DIRAC icon indicating copy to clipboard operation
DIRAC copied to clipboard

Jobs cannot be removed by JobCleaningAgent if user DN changes

Open chrisburr opened this issue 4 years ago • 7 comments

Since v7r2p5 (see this commit) jobs are removed using the DN and group of the submitting user.

This causes jobs to get stuck with the Deleted state if a user changes their DN. Presumably similar issues can occur if they change group.

chrisburr avatar Aug 24 '21 07:08 chrisburr

I don't see an obvious way out here. The problem is that the mentioned commit was necessary, IIRC, to assure the removal through RMS requests (when necessary). The question is if this is an issue that we want to solve via code.

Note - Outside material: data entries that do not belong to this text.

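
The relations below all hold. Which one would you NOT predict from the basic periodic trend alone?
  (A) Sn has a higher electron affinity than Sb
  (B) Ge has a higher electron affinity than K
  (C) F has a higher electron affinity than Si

The general trend: electron affinity increases across a period and decreases down a group.
(A) Sn (period 5, group 14) vs Sb (period 5, group 15): the stated order contradicts the simple trend.
(B) Ge (period 4, group 14) vs K (period 4, group 1): the stated order agrees with the simple trend.
(C) F (period 2, group 17) vs Si (period 3, group 14): the stated order agrees with the simple trend.
The exception is (A): adding an electron to Sb's half-filled 5p³ is unfavourable, so Sn has the more exothermic EA.

(A)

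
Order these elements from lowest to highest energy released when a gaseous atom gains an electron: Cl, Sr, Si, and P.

Si is in period 3, group 14; P is in period 3, group 15; Cl is in period 3, group 17; Sr is in period 5, group 2.
Electron affinity generally becomes more exothermic across a period toward the halogens and less exothermic down a group.
Here both period and group differ, so the two effects have to be weighed against each other.
P > Sr: both effects reinforce here, so P is clearly the higher of the two.
Si > P: this pair runs against the simple trend — see the exception note.
Cl > Si: both are in period 3; the period trend gives Cl the larger value.
Note the exception: Si has a higher electron affinity than P, contrary to the simple trend — adding an electron to P's half-filled 3p³ is unfavourable, so Si (3p²) has the more exothermic EA.
Tabulated electron affinity (kJ/mol): Si 134, P 72, Cl 349, Sr 5.
So from lowest to highest: Sr < P < Si < Cl.

Sr < P < Si < Cl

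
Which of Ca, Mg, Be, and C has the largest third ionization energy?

Be

After 2 electrons have been removed, what remains? Ca²⁺ is the bare [Ar] core; Mg²⁺ is the bare [Ne] core; Be²⁺ is the bare [He] core; C²⁺ still has 2 valence electrons.
Core electrons are held far more tightly than valence electrons, so Ca, Mg and Be top the IE_3 order.
The numbers (kJ/mol): Ca 4912, Mg 7733, Be 14849, C 4620.
Putting it together, IE_3: C < Ca < Mg < Be.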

fstagni avatar Sep 13 '21 10:09 fstagni

Doesn't this need to be changed to do things by nickname instead of DN given that DNs will cease to exist at some point?

chrisburr avatar Sep 13 '21 11:09 chrisburr

Yes, this is something that are envisaging to do from 8.0 release (https://github.com/DIRACGrid/DIRAC/issues/4486) but there's anyway quite some work to be done in that direction, as DNs are quite widespread, not only in WMS. This is not a work for a v7r2 patch.

fstagni avatar Sep 17 '21 12:09 fstagni

it's actually much worse than this ! The Agent will create (buggy) removal request at every loop, because it creates the removal requests before attempting to delete the job. https://github.com/DIRACGrid/DIRAC/pull/5414

chaen avatar Sep 17 '21 12:09 chaen

After discussion in LHCb Ops meeting, one more thing to be done: the agent should try to get the user proxy. If it fails for a temporary reasons, we wait. If it fails for longer, do the actions with the server certificate

chaen avatar Oct 04 '21 10:10 chaen

After some investigation, I decided to move this issue to 8.0. There's no easy and clean way to solve this right now, as it needs #4486

fstagni avatar Nov 17 '21 09:11 fstagni

This has come up again due to the summer students leaving and being suspended in VOMS very quickly after they finish working. It also causes the JobCleaningAgent to become very slow due to the many failover attempts.

chrisburr avatar Sep 19 '22 10:09 chrisburr